Vert et florissant
172 p.
Date de publication : 15/3/2005
ISBN : 2-9700444-2-0
Prix : 15.00 €
Le titre Vert et florissant… est une allusion à la réplique de Méphistophélès dans le Faust de Goethe : « La théorie est grise et sèche, mais vert et florissant est l’arbre de la vie… »

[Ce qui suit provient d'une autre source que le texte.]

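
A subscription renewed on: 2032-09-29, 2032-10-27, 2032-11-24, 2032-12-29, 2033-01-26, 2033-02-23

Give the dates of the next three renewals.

All Wednesdays; the gaps (28, 28, 35, 28, 28) vary with month length.
This is the last Wednesday of each month.
March 2033 ends with Wednesday 2033-03-30.
Last Wednesday of April 2033: 2033-04-27.
Last Wednesday of May 2033: 2033-05-25.

2033-03-30, 2033-04-27, 2033-05-25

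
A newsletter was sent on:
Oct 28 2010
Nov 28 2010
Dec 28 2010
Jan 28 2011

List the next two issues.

The day-of-month is always 28 (31, 30, 31 days between events).
So this recurs on the 28th of each month.
Next: February 2011 → Feb 28 2011.
March 2011: Mar 28 2011.

Feb 28 2011, Mar 28 2011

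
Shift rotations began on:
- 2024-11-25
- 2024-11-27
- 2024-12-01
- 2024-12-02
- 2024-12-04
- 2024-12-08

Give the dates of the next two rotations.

Every event lands on a Monday or Wednesday or Sunday (gaps cycle 2, 4, 1, 2, 4).
So the schedule is: every Monday, Wednesday and Sunday.
The following Monday is 2024-12-09.
The following Wednesday is 2024-12-11.

2024-12-09, 2024-12-11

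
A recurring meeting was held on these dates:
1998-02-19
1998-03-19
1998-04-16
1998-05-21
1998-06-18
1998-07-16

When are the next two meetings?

1998-08-20, 1998-09-17

These are Thursdays at 28- or 35-day spacing (28, 28, 35, 28, 28).
The pattern: 3rd Thursday of the month.
August 1998 — 3rd Thursday is 1998-08-20.
3rd Thursday of September 1998: 1998-09-17.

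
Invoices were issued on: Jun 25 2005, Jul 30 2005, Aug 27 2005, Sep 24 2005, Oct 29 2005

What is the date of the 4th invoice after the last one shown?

Every date is a Saturday; gaps 35, 28, 28, 35 days.
Each is the last Saturday of its month (at least one falls on the 29th or later, ruling out '4th Saturday').
Last Saturday of November 2005: Nov 26 2005.
December 2005 ends with Saturday Dec 31 2005.
Last Saturday of January 2006: Jan 28 2006.
Last Saturday of February 2006: Feb 25 2006.

Feb 25 2006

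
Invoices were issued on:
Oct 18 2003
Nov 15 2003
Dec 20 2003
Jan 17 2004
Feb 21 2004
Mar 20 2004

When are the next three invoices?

Gaps: 28, 35, 28, 35, 28 days — a mix of 28 and 35. Every date is a Saturday.
Each is the 3rd Saturday of its month.
3rd Saturday of April 2004: Apr 17 2004.
May 2004 — 3rd Saturday is May 15 2004.
June 2004 — 3rd Saturday is Jun 19 2004.

Apr 17 2004, May 15 2004, Jun 19 2004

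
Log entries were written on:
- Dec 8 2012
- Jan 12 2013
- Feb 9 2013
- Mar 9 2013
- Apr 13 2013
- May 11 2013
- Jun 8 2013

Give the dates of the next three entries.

Gaps: 35, 28, 28, 35, 28, 28 days — a mix of 28 and 35. Every date is a Saturday.
Each is the 2nd Saturday of its month.
2nd Saturday of July 2013: Jul 13 2013.
2nd Saturday of August 2013: Aug 10 2013.
September 2013 — 2nd Saturday is Sep 14 2013.

Jul 13 2013, Aug 10 2013, Sep 14 2013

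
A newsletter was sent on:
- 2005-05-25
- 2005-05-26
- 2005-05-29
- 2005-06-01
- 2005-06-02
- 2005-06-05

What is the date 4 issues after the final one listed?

2005-06-15

The gap pattern 1, 3, 3, 1, 3 repeats every 3 events.
These are the Wednesdays, Thursdays and Sundays of each week.
Next Wednesday: 2005-06-08.
The following Thursday is 2005-06-09.
Next Sunday: 2005-06-12.
The following Wednesday is 2005-06-15.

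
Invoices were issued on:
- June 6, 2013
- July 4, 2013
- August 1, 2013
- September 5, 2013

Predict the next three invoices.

These are Thursdays at 28- or 35-day spacing (28, 28, 35).
The pattern: 1st Thursday of the month.
October 2013 — 1st Thursday is October 3, 2013.
1st Thursday of November 2013: November 7, 2013.
December 2013 — 1st Thursday is December 5, 2013.

October 3, 2013; November 7, 2013; December 5, 2013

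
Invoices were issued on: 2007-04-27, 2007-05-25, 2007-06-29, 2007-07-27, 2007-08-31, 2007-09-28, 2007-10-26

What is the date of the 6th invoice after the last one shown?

2008-04-25

These are Fridays with 28, 35, 28, 35, 28, 28-day gaps.
Each is the final Friday of its month — 2007-06-29 is past the 28th, so '4th Friday' doesn't fit.
November 2007 ends with Friday 2007-11-30.
Last Friday of December 2007: 2007-12-28.
Last Friday of January 2008: 2008-01-25.
Last Friday of February 2008: 2008-02-29.
March 2008 ends with Friday 2008-03-28.
April 2008 ends with Friday 2008-04-25.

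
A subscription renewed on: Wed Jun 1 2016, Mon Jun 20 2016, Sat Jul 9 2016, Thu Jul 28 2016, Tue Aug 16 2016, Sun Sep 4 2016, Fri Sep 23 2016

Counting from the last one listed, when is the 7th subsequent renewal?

Gaps between consecutive events: 19, 19, 19, 19, 19, 19 days — a constant 19-day interval.
Fri Sep 23 2016 + 19 days = Wed Oct 12 2016.
Wed Oct 12 2016 + 19 days = Mon Oct 31 2016.
Mon Oct 31 2016 + 19 days = Sat Nov 19 2016.
Sat Nov 19 2016 + 19 days = Thu Dec 8 2016.
Thu Dec 8 2016 + 19 days = Tue Dec 27 2016.
Tue Dec 27 2016 + 19 days = Sun Jan 15 2017.
Sun Jan 15 2017 + 19 days = Fri Feb 3 2017.

Fri Feb 3 2017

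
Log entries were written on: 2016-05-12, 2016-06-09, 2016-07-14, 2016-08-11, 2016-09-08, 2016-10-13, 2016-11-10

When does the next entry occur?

2016-12-08

These are Thursdays at 28- or 35-day spacing (28, 35, 28, 28, 35, 28).
The pattern: 2nd Thursday of the month.
December 2016 — 2nd Thursday is 2016-12-08.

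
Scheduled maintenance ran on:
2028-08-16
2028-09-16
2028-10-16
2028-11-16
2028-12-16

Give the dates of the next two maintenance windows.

The day-of-month is always 16 (31, 30, 31, 30 days between events).
So this recurs on the 16th of each month.
January 2029: 2029-01-16.
February 2029: 2029-02-16.

2029-01-16, 2029-02-16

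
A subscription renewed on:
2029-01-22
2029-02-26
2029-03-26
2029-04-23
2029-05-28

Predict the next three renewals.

2029-06-25, 2029-07-23, 2029-08-27

These are Mondays at 28- or 35-day spacing (35, 28, 28, 35).
The pattern: 4th Monday of the month.
June 2029 — 4th Monday is 2029-06-25.
4th Monday of July 2029: 2029-07-23.
4th Monday of August 2029: 2029-08-27.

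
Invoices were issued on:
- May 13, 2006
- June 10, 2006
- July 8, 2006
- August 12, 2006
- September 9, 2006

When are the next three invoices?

October 14, 2006; November 11, 2006; December 9, 2006

Gaps: 28, 28, 35, 28 days — a mix of 28 and 35. Every date is a Saturday.
Each is the 2nd Saturday of its month.
2nd Saturday of October 2006: October 14, 2006.
November 2006 — 2nd Saturday is November 11, 2006.
December 2006 — 2nd Saturday is December 9, 2006.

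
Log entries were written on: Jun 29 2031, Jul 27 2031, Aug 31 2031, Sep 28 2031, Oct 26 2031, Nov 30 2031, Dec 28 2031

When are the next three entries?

Jan 25 2032, Feb 29 2032, Mar 28 2032

These are Sundays with 28, 35, 28, 28, 35, 28-day gaps.
Each is the final Sunday of its month — Jun 29 2031 is past the 28th, so '4th Sunday' doesn't fit.
January 2032 ends with Sunday Jan 25 2032.
Last Sunday of February 2032: Feb 29 2032.
March 2032 ends with Sunday Mar 28 2032.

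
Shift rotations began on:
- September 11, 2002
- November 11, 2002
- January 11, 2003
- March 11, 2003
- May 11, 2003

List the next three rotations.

Each date is the 11th; the gaps (61, 61, 59, 61) track the month lengths.
The rule is the 11th of every 2 months.
July 2003: July 11, 2003.
September 2003: September 11, 2003.
November 2003: November 11, 2003.

July 11, 2003; September 11, 2003; November 11, 2003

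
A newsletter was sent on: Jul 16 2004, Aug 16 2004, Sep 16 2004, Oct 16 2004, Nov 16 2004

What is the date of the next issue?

Dec 16 2004

Each date is the 16th; the gaps (31, 31, 30, 31) track the month lengths.
The rule is the 16th of each month.
December 2004: Dec 16 2004.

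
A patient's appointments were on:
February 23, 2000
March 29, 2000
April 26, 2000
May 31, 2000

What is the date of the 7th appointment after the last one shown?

These are Wednesdays with 35, 28, 35-day gaps.
Each is the final Wednesday of its month — March 29, 2000 is past the 28th, so '4th Wednesday' doesn't fit.
Last Wednesday of June 2000: June 28, 2000.
Last Wednesday of July 2000: July 26, 2000.
Last Wednesday of August 2000: August 30, 2000.
September 2000 ends with Wednesday September 27, 2000.
Last Wednesday of October 2000: October 25, 2000.
November 2000 ends with Wednesday November 29, 2000.
Last Wednesday of December 2000: December 27, 2000.

December 27, 2000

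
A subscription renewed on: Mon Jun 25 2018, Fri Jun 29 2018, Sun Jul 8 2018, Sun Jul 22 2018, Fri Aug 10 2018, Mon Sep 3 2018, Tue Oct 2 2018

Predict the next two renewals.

Mon Nov 5 2018, Fri Dec 14 2018

Gaps: 4, 9, 14, 19, 24, 29 days — each gap is 5 larger than the previous one.
Next gap: 34 days. Tue Oct 2 2018 + 34 days = Mon Nov 5 2018.
Next gap: 39 days. Mon Nov 5 2018 + 39 days = Fri Dec 14 2018.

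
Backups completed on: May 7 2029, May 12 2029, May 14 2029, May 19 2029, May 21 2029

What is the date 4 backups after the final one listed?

Jun 4 2029

The gap pattern 5, 2, 5, 2 repeats every 2 events.
These are the Mondays and Saturdays of each week.
Next Saturday: May 26 2029.
The following Monday is May 28 2029.
The following Saturday is Jun 2 2029.
Next Monday: Jun 4 2029.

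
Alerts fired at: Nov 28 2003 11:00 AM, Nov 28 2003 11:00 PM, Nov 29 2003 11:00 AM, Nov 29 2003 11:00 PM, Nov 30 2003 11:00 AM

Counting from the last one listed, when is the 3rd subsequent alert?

Dec 1 2003 11:00 PM

Spacing: 12, 12, 12, 12 h — constant 12 h.
Nov 30 2003 11:00 AM + 12 h = Nov 30 2003 11:00 PM.
Nov 30 2003 11:00 PM + 12 h = Dec 1 2003 11:00 AM.
Dec 1 2003 11:00 AM + 12 h = Dec 1 2003 11:00 PM.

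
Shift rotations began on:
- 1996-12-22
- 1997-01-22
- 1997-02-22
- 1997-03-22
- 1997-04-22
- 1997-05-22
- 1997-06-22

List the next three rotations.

1997-07-22, 1997-08-22, 1997-09-22

Gaps: 31, 31, 28, 31, 30, 31 days — not constant. Every event is on the 22nd of the month.
Pattern: the 22nd of each month.
July 1997: 1997-07-22.
Next: August 1997 → 1997-08-22.
Next: September 1997 → 1997-09-22.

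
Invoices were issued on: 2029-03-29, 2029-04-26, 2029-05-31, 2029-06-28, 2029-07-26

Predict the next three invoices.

2029-08-30, 2029-09-27, 2029-10-25

Every date is a Thursday; gaps 28, 35, 28, 28 days.
Each is the last Thursday of its month (at least one falls on the 29th or later, ruling out '4th Thursday').
Last Thursday of August 2029: 2029-08-30.
September 2029 ends with Thursday 2029-09-27.
October 2029 ends with Thursday 2029-10-25.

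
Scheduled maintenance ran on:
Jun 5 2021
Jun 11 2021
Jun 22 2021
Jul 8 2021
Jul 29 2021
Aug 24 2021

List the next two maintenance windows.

The spacing grows by 5 each time: 6, 11, 16, 21, 26 days.
Next gap: 31 days. Aug 24 2021 + 31 days = Sep 24 2021.
Next gap: 36 days. Sep 24 2021 + 36 days = Oct 30 2021.

Sep 24 2021, Oct 30 2021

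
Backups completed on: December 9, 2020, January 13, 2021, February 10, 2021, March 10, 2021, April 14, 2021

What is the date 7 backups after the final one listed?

These are Wednesdays at 28- or 35-day spacing (35, 28, 28, 35).
The pattern: 2nd Wednesday of the month.
2nd Wednesday of May 2021: May 12, 2021.
June 2021 — 2nd Wednesday is June 9, 2021.
2nd Wednesday of July 2021: July 14, 2021.
August 2021 — 2nd Wednesday is August 11, 2021.
September 2021 — 2nd Wednesday is September 8, 2021.
2nd Wednesday of October 2021: October 13, 2021.
2nd Wednesday of November 2021: November 10, 2021.

November 10, 2021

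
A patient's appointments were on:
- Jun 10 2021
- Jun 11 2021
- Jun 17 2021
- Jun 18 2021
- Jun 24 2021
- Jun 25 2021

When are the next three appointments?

Jul 1 2021, Jul 2 2021, Jul 8 2021

Every event lands on a Thursday or Friday (gaps cycle 1, 6, 1, 6, 1).
So the schedule is: every Thursday and Friday.
The following Thursday is Jul 1 2021.
Next Friday: Jul 2 2021.
The following Thursday is Jul 8 2021.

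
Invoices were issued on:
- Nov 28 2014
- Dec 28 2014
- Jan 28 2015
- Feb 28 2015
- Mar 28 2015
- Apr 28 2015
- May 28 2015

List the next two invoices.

Jun 28 2015, Jul 28 2015

The day-of-month is always 28 (30, 31, 31, 28, 31, 30 days between events).
So this recurs on the 28th of each month.
June 2015: Jun 28 2015.
July 2015: Jul 28 2015.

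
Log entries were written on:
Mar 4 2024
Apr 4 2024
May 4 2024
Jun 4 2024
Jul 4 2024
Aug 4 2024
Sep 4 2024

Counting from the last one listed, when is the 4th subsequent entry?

Jan 4 2025

Gaps: 31, 30, 31, 30, 31, 31 days — not constant. Every event is on the 4th of the month.
Pattern: the 4th of each month.
October 2024: Oct 4 2024.
November 2024: Nov 4 2024.
December 2024: Dec 4 2024.
January 2025: Jan 4 2025.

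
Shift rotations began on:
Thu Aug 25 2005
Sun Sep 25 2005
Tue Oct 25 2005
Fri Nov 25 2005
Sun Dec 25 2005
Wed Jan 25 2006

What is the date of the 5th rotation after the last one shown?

The day-of-month is always 25 (31, 30, 31, 30, 31 days between events).
So this recurs on the 25th of each month.
Next: February 2006 → Sat Feb 25 2006.
Next: March 2006 → Sat Mar 25 2006.
Next: April 2006 → Tue Apr 25 2006.
Next: May 2006 → Thu May 25 2006.
June 2006: Sun Jun 25 2006.

Sun Jun 25 2006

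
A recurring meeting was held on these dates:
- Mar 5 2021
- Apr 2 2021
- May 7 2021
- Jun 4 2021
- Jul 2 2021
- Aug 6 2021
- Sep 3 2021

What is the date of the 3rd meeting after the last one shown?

These are Fridays at 28- or 35-day spacing (28, 35, 28, 28, 35, 28).
The pattern: 1st Friday of the month.
1st Friday of October 2021: Oct 1 2021.
1st Friday of November 2021: Nov 5 2021.
December 2021 — 1st Friday is Dec 3 2021.

Dec 3 2021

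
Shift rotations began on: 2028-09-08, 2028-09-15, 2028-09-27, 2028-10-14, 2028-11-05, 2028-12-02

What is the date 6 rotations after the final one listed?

Gaps: 7, 12, 17, 22, 27 days — each gap is 5 larger than the previous one.
Next gap: 32 days. 2028-12-02 + 32 days = 2029-01-03.
Next gap: 37 days. 2029-01-03 + 37 days = 2029-02-09.
Next gap: 42 days. 2029-02-09 + 42 days = 2029-03-23.
Next gap: 47 days. 2029-03-23 + 47 days = 2029-05-09.
Next gap: 52 days. 2029-05-09 + 52 days = 2029-06-30.
Next gap: 57 days. 2029-06-30 + 57 days = 2029-08-26.

2029-08-26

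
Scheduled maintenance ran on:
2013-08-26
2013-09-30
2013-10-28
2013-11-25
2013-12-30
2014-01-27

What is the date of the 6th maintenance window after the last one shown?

2014-07-28

Every date is a Monday; gaps 35, 28, 28, 35, 28 days.
Each is the last Monday of its month (at least one falls on the 29th or later, ruling out '4th Monday').
February 2014 ends with Monday 2014-02-24.
March 2014 ends with Monday 2014-03-31.
Last Monday of April 2014: 2014-04-28.
Last Monday of May 2014: 2014-05-26.
Last Monday of June 2014: 2014-06-30.
Last Monday of July 2014: 2014-07-28.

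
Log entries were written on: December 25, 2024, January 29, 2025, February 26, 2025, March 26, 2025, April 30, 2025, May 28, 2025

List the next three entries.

These are Wednesdays with 35, 28, 28, 35, 28-day gaps.
Each is the final Wednesday of its month — January 29, 2025 is past the 28th, so '4th Wednesday' doesn't fit.
June 2025 ends with Wednesday June 25, 2025.
Last Wednesday of July 2025: July 30, 2025.
Last Wednesday of August 2025: August 27, 2025.

June 25, 2025; July 30, 2025; August 27, 2025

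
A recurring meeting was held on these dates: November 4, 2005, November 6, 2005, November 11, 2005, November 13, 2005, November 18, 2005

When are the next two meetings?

Every event lands on a Friday or Sunday (gaps cycle 2, 5, 2, 5).
So the schedule is: every Friday and Sunday.
The following Sunday is November 20, 2005.
The following Friday is November 25, 2005.

November 20, 2005; November 25, 2005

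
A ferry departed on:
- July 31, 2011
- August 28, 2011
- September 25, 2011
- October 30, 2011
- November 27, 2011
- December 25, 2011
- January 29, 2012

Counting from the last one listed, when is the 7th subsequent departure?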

Vert et florissant… se présente comme un monologue. Le narrateur nous plonge d’emblée dans le récit de ses aventures d’espionnage et de contre-espionnage. Son interlocuteur – un jeune admirateur – n’a pas droit au texte et on ne devine ses réponses qu’à travers les commentaires du narrateur. Celui-ci est un intarissable bavard qui se complaît dans les digressions et les conclusions les plus paradoxales. Dans un style très drôle et décousu, qui abuse des tournures surfaites, il nous mène en Suisse, en Roumanie, passe par le Liban. Dès les premières pages, le lecteur est incrédule. Mais cette incrédulité même nous permet de percevoir, au-delà de ces fantasmes, une Europe centrale pétrie de clichés, conventionnelle et portée sur la théorie. Une Europe centrale confite où le mythe du héros manque singulièrement d’idéal et de moralité.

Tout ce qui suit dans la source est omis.